[Frontiers in Bioscience 19, 1162-1175, June 1, 2014]
Fracture healing: From basic science to role of nutrition
Maria Gabriella Giganti1, Ilaria Tresoldi1, Laura Masuelli2, Andrea Modesti1, Giuseppe Grosso3, Federico Maria Liuni1, Monica Celi1, Cecilia Rao1, Elena Gasbarra1, Roberto Bei1, Umberto Tarantino1
1Dept. of Clinical Sciences and Translational Medicine, University of Rome "Tor Vergata", Italy, 2Dept. of Experimental Medicine, University of Rome "Sapienza", Italy; 3Dept. of Clinical and Molecular Biomedicine, University of Catania, Catania, Italy
TABLE OF CONTENTS
Fracture healing is a complex event that involves the coordination of different processes: initial inflammatory response, soft and hard callus formation, initial bony union and bone remodeling.
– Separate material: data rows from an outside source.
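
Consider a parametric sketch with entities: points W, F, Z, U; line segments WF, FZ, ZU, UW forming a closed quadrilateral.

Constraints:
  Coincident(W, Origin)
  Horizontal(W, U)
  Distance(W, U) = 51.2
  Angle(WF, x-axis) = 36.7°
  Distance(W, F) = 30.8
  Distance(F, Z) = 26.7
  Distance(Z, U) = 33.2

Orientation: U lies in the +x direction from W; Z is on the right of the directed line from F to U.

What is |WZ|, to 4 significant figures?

20.39

W is at the origin; WU is horizontal with |WU| = 51.2 and U in +x, so U = (51.2, 0). WF runs at 36.7° with |WF| = 30.8, so F = (24.69, 18.41). Z is determined by |FZ| = 26.7 and |ZU| = 33.2 together: it lies at the intersection of circle(F, 26.7) and circle(U, 33.2). With |FU| = 32.27, the foot of the radical line on FU is 10.10 from F and the perpendicular offset is √(26.7² − 10.10²) = 24.72. Taking the right-of-FU solution: Z = (18.89, -7.656).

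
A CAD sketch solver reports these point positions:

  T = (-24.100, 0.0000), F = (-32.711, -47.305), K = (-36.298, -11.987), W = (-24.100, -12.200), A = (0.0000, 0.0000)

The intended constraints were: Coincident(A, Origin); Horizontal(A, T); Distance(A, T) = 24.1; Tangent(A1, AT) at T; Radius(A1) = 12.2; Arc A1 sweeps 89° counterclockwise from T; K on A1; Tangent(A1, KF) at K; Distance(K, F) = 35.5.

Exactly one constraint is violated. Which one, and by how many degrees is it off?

Tangent(A1, KF) at K — off by 6.80°.

A = (0.00, 0.00) ✓; A.y = 0.00, T.y = 0.00 ✓; |AT| = 24.10 ✓; ∠(WT, TA) = 90.00° ✓; |WT| = 12.20 ✓; bearing(W→K) − bearing(W→T) = 89.00° ✓; |WK| = 12.20 ✓; ∠(WK, KF) = 83.20° ✗; |KF| = 35.50 ✓.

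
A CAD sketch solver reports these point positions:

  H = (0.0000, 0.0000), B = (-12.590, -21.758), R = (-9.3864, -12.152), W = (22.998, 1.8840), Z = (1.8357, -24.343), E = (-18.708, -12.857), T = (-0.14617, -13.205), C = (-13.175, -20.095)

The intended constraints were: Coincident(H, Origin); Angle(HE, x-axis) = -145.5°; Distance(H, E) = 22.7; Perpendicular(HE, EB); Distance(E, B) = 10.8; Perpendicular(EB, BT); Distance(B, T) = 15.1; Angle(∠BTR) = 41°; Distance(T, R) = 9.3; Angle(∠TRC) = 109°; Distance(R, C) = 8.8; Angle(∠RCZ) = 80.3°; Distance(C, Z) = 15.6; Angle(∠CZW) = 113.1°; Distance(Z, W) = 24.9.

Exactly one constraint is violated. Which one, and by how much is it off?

Distance(Z, W) = 24.9 — off by 8.80.

H = (0.00, 0.00) ✓; HE at -145.5° ✓; |HE| = 22.70 ✓; ∠(HE, EB) = 90.00° ✓; |EB| = 10.80 ✓; ∠(EB, BT) = 90.00° ✓; |BT| = 15.10 ✓; ∠BTR = 41.00° ✓; |TR| = 9.300 ✓; ∠TRC = 109.0° ✓; |RC| = 8.800 ✓; ∠RCZ = 80.30° ✓; |CZ| = 15.60 ✓; ∠CZW = 113.1° ✓; |ZW| = 33.70 ✗.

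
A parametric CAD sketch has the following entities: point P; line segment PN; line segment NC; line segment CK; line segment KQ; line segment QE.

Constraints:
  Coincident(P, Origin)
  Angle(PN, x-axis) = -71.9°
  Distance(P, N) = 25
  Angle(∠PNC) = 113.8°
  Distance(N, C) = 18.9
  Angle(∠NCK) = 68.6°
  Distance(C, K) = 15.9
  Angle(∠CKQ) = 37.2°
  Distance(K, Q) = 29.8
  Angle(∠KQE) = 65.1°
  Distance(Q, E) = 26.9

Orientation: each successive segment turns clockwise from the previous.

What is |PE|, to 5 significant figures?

52.811

∠CKQ = 37.2° gives KQ at -32.300° from the x-axis; with |KQ| = 29.8, Q = (13.320, -37.416). ∠KQE = 65.1° gives QE at -147.20° from the x-axis; with |QE| = 26.9, E = (-9.2913, -51.987). Then |PE| = |E − P| = 52.811.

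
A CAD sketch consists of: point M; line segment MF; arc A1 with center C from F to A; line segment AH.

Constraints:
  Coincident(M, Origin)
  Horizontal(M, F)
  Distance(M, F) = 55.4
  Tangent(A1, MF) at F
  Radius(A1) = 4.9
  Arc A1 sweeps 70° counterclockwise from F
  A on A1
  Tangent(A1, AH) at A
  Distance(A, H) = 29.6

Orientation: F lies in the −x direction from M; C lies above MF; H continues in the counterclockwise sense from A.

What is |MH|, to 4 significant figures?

51.16

M is at the origin; M and F share the same y with |MF| = 55.4 and F on the −x side, so F = (-55.40, 0.000). A1 meets MF tangentially, so CF is at right angles to MF, so C = F + (0, 4.9) = (-55.40, 4.900). On A1, F sits at bearing -90° from C; a 70° counterclockwise sweep puts A at bearing -20°, so A = C + 4.9·(cos -20°, sin -20°) = (-50.80, 3.224). A1 meets AH tangentially, so CA is at right angles to AH, so AH runs along (−sin -20°, cos -20°); with |AH| = 29.6, H = (-40.67, 31.04). Then |MH| = |H − M| = 51.16.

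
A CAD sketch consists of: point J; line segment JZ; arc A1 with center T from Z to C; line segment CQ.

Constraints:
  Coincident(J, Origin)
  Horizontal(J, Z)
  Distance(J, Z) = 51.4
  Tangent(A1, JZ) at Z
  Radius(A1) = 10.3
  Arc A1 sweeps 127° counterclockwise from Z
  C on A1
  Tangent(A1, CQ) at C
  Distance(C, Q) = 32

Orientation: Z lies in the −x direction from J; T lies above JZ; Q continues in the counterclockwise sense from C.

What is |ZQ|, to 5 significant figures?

43.478

On A1, Z sits at bearing -90° from T; a 127° counterclockwise sweep puts C at bearing 37°, so C = T + 10.3·(cos 37°, sin 37°) = (-43.174, 16.499). A1 meets CQ tangentially, so TC is at right angles to CQ, so CQ runs along (−sin 37°, cos 37°); with |CQ| = 32.0, Q = (-62.432, 42.055). Then |ZQ| = |Q − Z| = 43.478.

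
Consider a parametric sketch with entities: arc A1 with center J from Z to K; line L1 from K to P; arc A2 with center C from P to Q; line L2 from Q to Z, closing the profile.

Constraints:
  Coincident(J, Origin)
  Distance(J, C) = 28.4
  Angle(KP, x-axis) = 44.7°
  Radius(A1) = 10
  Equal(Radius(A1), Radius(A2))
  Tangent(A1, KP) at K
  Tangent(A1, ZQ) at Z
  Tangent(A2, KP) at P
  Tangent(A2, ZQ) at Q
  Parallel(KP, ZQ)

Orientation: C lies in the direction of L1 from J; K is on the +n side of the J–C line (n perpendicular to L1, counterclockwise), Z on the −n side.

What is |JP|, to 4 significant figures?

30.11

The slot axis is L1's direction at 44.7°, so u = (cos 44.7°, sin 44.7°) = (0.7108, 0.7034) and n = (−sin 44.7°, cos 44.7°) = (-0.7034, 0.7108). J is at the origin and C lies 28.4 along u from J, so C = 28.4·u = (20.19, 19.98). Tangency of A1 to both parallel lines with radius 10.0 puts K and Z at J ± 10.0·n: K = (-7.034, 7.108), Z = (7.034, -7.108). Equal radii place P and Q the same way about C: P = C + 10.0·n = (13.15, 27.08), Q = C − 10.0·n = (27.22, 12.87). Then |JP| = |P − J| = 30.11.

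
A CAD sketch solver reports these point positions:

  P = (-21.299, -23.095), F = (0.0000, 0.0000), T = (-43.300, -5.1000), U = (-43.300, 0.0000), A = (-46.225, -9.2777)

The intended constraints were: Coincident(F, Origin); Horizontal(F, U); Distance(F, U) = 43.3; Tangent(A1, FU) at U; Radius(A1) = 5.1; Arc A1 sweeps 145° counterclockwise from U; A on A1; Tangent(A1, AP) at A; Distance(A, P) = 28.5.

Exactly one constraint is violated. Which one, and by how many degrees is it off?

Tangent(A1, AP) at A — off by 6.00°.

F = (0.00, 0.00) ✓; F.y = 0.00, U.y = 0.00 ✓; |FU| = 43.30 ✓; ∠(TU, UF) = 90.00° ✓; |TU| = 5.100 ✓; bearing(T→A) − bearing(T→U) = 145.0° ✓; |TA| = 5.100 ✓; ∠(TA, AP) = 84.00° ✗; |AP| = 28.50 ✓.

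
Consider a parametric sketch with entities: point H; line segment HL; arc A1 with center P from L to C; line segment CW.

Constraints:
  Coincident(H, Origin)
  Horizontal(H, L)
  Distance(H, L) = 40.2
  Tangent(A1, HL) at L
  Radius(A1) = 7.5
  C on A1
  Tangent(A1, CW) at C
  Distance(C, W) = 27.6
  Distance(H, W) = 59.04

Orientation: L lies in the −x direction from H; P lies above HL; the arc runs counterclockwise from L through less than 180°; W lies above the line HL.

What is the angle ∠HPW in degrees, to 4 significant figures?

115.2°

Checks: H = (0.00, 0.00) ✓; |PC| = 7.500 ✓; ∠(PC, CW) = 90.00° ✓; |CW| = 27.60 ✓; |HW| = 59.04 ✓.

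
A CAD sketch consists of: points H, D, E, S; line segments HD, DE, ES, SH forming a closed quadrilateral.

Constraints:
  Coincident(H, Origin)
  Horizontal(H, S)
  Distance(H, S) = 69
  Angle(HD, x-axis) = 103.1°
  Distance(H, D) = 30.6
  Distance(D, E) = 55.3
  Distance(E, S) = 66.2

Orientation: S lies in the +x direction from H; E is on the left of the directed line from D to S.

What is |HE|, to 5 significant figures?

71.489

Checks: |DE| = 55.30 ✓; |ES| = 66.20 ✓.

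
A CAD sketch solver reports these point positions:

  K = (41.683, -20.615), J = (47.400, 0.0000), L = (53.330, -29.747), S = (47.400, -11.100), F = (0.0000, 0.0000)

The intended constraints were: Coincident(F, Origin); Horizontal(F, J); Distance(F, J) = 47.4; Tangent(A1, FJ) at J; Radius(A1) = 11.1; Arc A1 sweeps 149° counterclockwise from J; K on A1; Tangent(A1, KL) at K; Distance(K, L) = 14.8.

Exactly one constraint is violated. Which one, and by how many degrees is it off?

Tangent(A1, KL) at K — off by 7.10°.

F = (0.00, 0.00) ✓; F.y = 0.00, J.y = 0.00 ✓; |FJ| = 47.40 ✓; ∠(SJ, JF) = 90.00° ✓; |SJ| = 11.10 ✓; bearing(S→K) − bearing(S→J) = 149.0° ✓; |SK| = 11.10 ✓; ∠(SK, KL) = 97.10° ✗; |KL| = 14.80 ✓.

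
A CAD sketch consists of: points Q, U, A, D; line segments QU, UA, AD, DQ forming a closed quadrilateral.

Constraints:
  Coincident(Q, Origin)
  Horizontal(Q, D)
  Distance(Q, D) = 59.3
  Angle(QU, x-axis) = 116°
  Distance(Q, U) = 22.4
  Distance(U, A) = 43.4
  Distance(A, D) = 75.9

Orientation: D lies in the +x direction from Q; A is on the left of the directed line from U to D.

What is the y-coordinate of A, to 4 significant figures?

58.35

Checks: QU at 116.0° ✓; |UA| = 43.40 ✓; |AD| = 75.90 ✓.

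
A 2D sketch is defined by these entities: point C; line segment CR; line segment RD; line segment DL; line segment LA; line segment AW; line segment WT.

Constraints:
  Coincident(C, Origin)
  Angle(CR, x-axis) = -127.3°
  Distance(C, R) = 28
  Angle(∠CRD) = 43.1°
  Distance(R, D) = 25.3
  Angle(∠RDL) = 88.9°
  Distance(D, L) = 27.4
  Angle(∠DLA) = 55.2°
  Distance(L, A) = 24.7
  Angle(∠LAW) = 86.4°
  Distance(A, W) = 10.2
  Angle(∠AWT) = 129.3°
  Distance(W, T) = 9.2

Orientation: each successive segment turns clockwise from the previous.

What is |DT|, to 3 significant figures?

7.02

C is at the origin; CR runs at -127.3° with length 28.0, so R = (-17.0, -22.3). ∠CRD = 43.1° gives RD at 95.8° from the x-axis; with |RD| = 25.3, D = (-19.5, 2.90). ∠RDL = 88.9° gives DL at 4.70° from the x-axis; with |DL| = 27.4, L = (7.78, 5.14). ∠DLA = 55.2° gives LA at -120° from the x-axis; with |LA| = 24.7, A = (-4.60, -16.2). ∠LAW = 86.4° gives AW at 146° from the x-axis; with |AW| = 10.2, W = (-13.1, -10.6). ∠AWT = 129.3° gives WT at 95.6° from the x-axis; with |WT| = 9.2, T = (-14.0, -1.41). Then |DT| = |T − D| = 7.02.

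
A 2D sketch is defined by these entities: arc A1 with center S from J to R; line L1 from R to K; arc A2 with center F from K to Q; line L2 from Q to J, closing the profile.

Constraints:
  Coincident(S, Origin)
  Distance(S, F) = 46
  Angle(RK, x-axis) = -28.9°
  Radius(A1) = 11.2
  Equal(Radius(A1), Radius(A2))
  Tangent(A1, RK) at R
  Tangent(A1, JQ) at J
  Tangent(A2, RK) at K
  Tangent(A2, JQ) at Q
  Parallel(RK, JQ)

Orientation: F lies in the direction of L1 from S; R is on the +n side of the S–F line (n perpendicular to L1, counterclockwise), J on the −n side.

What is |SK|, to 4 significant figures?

47.34

Tangency of A1 to both parallel lines with radius 11.2 puts R and J at S ± 11.2·n: R = (5.413, 9.805), J = (-5.413, -9.805). Equal radii place K and Q the same way about F: K = F + 11.2·n = (45.68, -12.43), Q = F − 11.2·n = (34.86, -32.04). Then |SK| = |K − S| = 47.34.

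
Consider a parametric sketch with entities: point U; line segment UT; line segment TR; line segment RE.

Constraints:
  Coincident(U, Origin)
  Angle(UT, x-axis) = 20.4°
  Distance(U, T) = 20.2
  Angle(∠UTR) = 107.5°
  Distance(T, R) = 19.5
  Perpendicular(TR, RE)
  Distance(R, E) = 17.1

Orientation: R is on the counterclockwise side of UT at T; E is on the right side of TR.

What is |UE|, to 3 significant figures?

44.5

∠UTR = 107.5°, so TR runs at 20.4° + (180° − 107.5°) = 92.9° from the x-axis; with |TR| = 19.5, R = T + 19.5·(cos 92.9°, sin 92.9°) = (17.9, 26.5). TR ⟂ RE; with |RE| = 17.1 on the right of TR, E = R + 17.1·(0.999, 0.0506) = (35.0, 27.4). Then |UE| = |E − U| = 44.5.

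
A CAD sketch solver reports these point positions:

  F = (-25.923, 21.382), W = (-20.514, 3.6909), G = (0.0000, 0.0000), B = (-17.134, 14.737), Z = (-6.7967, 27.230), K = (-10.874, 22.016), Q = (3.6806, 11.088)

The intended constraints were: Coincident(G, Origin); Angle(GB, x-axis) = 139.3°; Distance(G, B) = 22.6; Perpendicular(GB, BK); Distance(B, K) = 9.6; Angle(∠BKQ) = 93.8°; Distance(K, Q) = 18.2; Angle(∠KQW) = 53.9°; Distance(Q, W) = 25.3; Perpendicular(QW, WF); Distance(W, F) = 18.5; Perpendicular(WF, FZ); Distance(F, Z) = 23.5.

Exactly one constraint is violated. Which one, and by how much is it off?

Distance(F, Z) = 23.5 — off by 3.50.

G = (0.00, 0.00) ✓; GB at 139.3° ✓; |GB| = 22.60 ✓; ∠(GB, BK) = 90.00° ✓; |BK| = 9.601 ✓; ∠BKQ = 93.80° ✓; |KQ| = 18.20 ✓; ∠KQW = 53.90° ✓; |QW| = 25.30 ✓; ∠(QW, WF) = 90.00° ✓; |WF| = 18.50 ✓; ∠(WF, FZ) = 90.00° ✓; |FZ| = 20.00 ✗.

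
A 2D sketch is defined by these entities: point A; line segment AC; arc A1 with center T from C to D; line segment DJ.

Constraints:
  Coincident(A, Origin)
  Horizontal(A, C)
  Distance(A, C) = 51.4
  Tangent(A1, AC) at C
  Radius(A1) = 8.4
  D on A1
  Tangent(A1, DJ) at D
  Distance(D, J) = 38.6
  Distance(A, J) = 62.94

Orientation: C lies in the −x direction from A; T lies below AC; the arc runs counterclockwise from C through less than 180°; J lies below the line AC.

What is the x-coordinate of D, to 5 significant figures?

-58.956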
This well-orchestrated series of biological events follows a specific temporal and spatial sequence that can be affected by biological factors, such as age and bone quality. There is some evidence that increased age is a considerable factor in the inhibition of fracture repair in human subjects. During aging there is an accumulation of damage that depends on the activation of inflammation processes and on changes in the circulating levels of inflammatory cytokines. In addition to the physiological slow down in the repair process, other conditions such as multiple comorbidities leading to polymedication are a frequent occurrence in elderly patients and can have an influence on this process. A further factor that affects bone metabolism is nutrition: bone quality, fragility fractures risk and fracture healing process are all influenced by the nutritional status. This review provides a summary of the immunological aspects of physiological fracture healing and of those nutritional factors which might play an important role in this process.